In het ontvouwen en exploreren van een gebarenwereld in een tussenruimte, is Kalers werk schatplichtig aan het kritische expressionisme van Gehmacher, maar dan verstoken van drama en pathos. Het is onderkoeld en ingetogen, heeft lak aan dramatische ontwikkeling en ontknoping. Muziek, licht, scenografie en dans zijn nevengeschikte gebaren met een eigen logica, dwingend in hun formalisme terwijl ze toch uitnodigen om de eigen aandacht en ervaring te componeren. Meer dan het hoogmodernisme van pakweg Cunningham, speelt Kalers opleiding als beeldend kunstenaar hier mee. Strikt genomen fungeren haar werken als installaties die de blik kaderen en zo vensters openen. In de dans van Insignificant Others neemt dat motief van het "kaderen" inderdaad de vorm aan van oefeningen in zijdelingse perceptie. Die initieert een "tropologische" wending van blik en lichaam, die heterogene elementen verbindt en incorporeert door tegelijk de wereld op te zoeken, in zichzelf te verzinken én zich in zijn blindheid ruggelings bloot te stellen aan anderen. In de publieke ruimte van het theater wordt dat gebaar gedreven door de hoop een wereldse vorm aan te nemen en een eigentijds subject tot verschijning te brengen.

Nu Insignificant Others na twee jaar eindelijk in ons land te zien is, zal de voorstelling weerom gekaderd zijn door een veelvoud van zijdelingse blikken, zoals degene die zich voortdurend voltrekken in deze "onzichtbare proloog" uit We are behind van Emily Wardill en Ian White, afgedrukt in het programmablaadje:

"Er is geen aankondiging, geen uitnodiging.
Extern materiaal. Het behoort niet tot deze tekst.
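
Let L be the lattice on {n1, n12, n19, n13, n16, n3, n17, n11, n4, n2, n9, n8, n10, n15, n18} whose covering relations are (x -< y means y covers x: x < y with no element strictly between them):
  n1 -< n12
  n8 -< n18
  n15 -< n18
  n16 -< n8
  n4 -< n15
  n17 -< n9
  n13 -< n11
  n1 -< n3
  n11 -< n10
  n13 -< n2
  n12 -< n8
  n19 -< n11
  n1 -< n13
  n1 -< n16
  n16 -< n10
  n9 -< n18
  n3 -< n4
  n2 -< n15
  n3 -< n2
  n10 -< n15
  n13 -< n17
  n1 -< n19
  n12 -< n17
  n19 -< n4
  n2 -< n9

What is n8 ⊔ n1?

n8

Common upper bounds of {n8, n1}: n18, n8.
The least among these is n8.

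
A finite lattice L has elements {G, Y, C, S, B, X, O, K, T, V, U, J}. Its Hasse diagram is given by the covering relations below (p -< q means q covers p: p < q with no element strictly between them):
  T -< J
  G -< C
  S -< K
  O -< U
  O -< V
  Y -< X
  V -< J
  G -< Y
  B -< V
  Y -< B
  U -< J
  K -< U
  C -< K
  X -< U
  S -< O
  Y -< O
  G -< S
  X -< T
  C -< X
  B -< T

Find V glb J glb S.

S

Common lower bounds of {V, J, S}: G, S.
The greatest among these is S.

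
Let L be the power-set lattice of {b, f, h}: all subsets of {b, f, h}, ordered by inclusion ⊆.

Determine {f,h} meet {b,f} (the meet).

Common lower bounds of {{f,h}, {b,f}}: {f}, {}.
The greatest among these is {f}.

{f}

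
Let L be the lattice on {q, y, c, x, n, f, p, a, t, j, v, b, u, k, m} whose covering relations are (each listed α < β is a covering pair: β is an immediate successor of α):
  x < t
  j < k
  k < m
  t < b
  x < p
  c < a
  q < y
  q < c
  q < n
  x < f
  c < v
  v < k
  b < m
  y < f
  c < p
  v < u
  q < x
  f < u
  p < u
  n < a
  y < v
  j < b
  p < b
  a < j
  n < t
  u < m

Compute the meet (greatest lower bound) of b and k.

j

Common lower bounds of {b, k}: a, c, j, n, q.
The greatest among these is j.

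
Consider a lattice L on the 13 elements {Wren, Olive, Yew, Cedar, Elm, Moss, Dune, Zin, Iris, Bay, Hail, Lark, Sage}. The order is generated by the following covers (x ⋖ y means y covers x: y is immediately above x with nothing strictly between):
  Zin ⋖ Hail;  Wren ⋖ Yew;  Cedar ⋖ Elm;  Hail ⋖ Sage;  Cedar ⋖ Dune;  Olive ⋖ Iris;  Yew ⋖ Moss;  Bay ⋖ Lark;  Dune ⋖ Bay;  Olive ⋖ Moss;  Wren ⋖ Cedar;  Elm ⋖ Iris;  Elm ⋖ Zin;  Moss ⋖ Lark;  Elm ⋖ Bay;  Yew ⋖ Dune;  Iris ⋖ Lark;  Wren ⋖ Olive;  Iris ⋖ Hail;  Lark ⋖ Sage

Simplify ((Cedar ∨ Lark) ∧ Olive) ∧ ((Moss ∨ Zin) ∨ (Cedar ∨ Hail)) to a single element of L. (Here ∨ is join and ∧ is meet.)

Cedar ∨ Lark = Lark
Lark ∧ Olive = Olive
Moss ∨ Zin = Sage
Cedar ∨ Hail = Hail
Sage ∨ Hail = Sage
Olive ∧ Sage = Olive

Olive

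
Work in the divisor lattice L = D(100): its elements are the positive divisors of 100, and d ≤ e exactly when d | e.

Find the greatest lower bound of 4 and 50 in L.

In the divisibility order, the meet is the greatest common divisor: gcd(4, 50) = 2.

2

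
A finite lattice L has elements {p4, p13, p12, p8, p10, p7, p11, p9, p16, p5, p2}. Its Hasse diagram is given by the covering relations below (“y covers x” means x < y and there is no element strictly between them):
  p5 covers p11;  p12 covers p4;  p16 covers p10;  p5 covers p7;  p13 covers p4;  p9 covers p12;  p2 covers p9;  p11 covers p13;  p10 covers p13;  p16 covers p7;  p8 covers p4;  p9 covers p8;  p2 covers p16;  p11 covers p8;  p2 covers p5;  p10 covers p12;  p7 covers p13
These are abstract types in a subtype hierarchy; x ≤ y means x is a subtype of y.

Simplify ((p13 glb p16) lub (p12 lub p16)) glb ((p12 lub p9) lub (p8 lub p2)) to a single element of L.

p13 ∧ p16 = p13
p12 ∨ p16 = p16
p13 ∨ p16 = p16
p12 ∨ p9 = p9
p8 ∨ p2 = p2
p9 ∨ p2 = p2
p16 ∧ p2 = p16

p16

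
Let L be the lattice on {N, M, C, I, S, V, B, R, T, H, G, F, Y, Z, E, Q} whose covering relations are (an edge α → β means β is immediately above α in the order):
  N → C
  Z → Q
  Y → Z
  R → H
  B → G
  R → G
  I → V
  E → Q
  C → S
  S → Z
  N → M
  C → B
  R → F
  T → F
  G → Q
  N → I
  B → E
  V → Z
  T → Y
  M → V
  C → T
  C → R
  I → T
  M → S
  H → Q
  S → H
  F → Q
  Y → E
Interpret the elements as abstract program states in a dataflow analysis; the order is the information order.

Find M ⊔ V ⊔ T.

Common upper bounds of {M, V, T}: Q, Z.
The least among these is Z.

Z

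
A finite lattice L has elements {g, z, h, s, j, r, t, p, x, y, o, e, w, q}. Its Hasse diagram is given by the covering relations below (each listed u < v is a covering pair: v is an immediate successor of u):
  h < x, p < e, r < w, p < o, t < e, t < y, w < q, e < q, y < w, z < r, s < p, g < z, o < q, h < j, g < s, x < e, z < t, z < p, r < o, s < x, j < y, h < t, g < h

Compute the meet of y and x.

h

Common lower bounds of {y, x}: g, h.
The greatest among these is h.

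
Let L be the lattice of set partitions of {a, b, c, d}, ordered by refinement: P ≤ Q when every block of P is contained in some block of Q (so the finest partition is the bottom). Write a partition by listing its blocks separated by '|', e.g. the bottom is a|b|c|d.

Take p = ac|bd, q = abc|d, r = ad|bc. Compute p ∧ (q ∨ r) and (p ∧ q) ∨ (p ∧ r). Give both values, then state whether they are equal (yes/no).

ac|bd; ac|b|d; no

q ∨ r = abcd, so p ∧ (q ∨ r) = ac|bd ∧ abcd = ac|bd.
p ∧ q = ac|b|d and p ∧ r = a|b|c|d, so (p ∧ q) ∨ (p ∧ r) = ac|b|d ∨ a|b|c|d = ac|b|d.
Equal: no.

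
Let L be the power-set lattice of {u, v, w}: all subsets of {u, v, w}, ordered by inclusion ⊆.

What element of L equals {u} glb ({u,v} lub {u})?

{u,v} ∨ {u} = {u,v}
{u} ∧ {u,v} = {u}

{u}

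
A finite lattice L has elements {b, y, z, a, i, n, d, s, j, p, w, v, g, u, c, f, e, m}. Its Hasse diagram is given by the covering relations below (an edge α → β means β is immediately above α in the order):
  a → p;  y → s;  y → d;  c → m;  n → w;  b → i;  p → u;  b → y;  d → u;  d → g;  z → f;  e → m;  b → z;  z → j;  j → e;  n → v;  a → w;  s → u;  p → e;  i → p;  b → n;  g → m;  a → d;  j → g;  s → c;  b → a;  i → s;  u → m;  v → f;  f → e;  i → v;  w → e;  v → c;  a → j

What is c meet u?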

Er zijn mensen, maar niemand is er omdat ze publiek willen zijn, en niemand is er omdat ze iemand anders willen vragen publiek te zijn. Als in een publieke straat, al kan dit ook ergens binnen plaatsvinden. Twee mensen staan naast elkaar en kijken in dezelfde richting. Persoon Eén wandelt rond Persoon Twee en dan staan ze weer naast elkaar. Persoon Twee wandelt rond persoon Eén en dan staan ze weer naast elkaar. Ze doen dit totdat ze een muur bereiken, in de massa verdwijnen, of in de verte. Ze zullen een denkbeeldige lijn beschreven hebben (een perspectivische lijn voor sommigen). Ze zullen zichzelf herhaald hebben. Op een gegeven moment worden ze iets om naar te kijken, wat zou kunnen plaatsvinden op hetzelfde ogenblik als ze kopieën van zichzelf worden. Representaties. Wat ze dragen wordt een kostuum. Ze maken zich los van alle andere mensen daar. Inclusief henzelf. We kunnen dit beschouwen als het punt waar een prosceniumboog rond hen wordt opgericht, of minstens waar ze gezien worden, alsof ze zich op een scène bevinden. En verder, als het punt waarop de mensen die daar zijn zich mogelijk als een publiek begrijpen. Het is een moment waarop een fysieke splitsing en een perceptuele verwarring opduiken die ook een mogelijkheid vormen."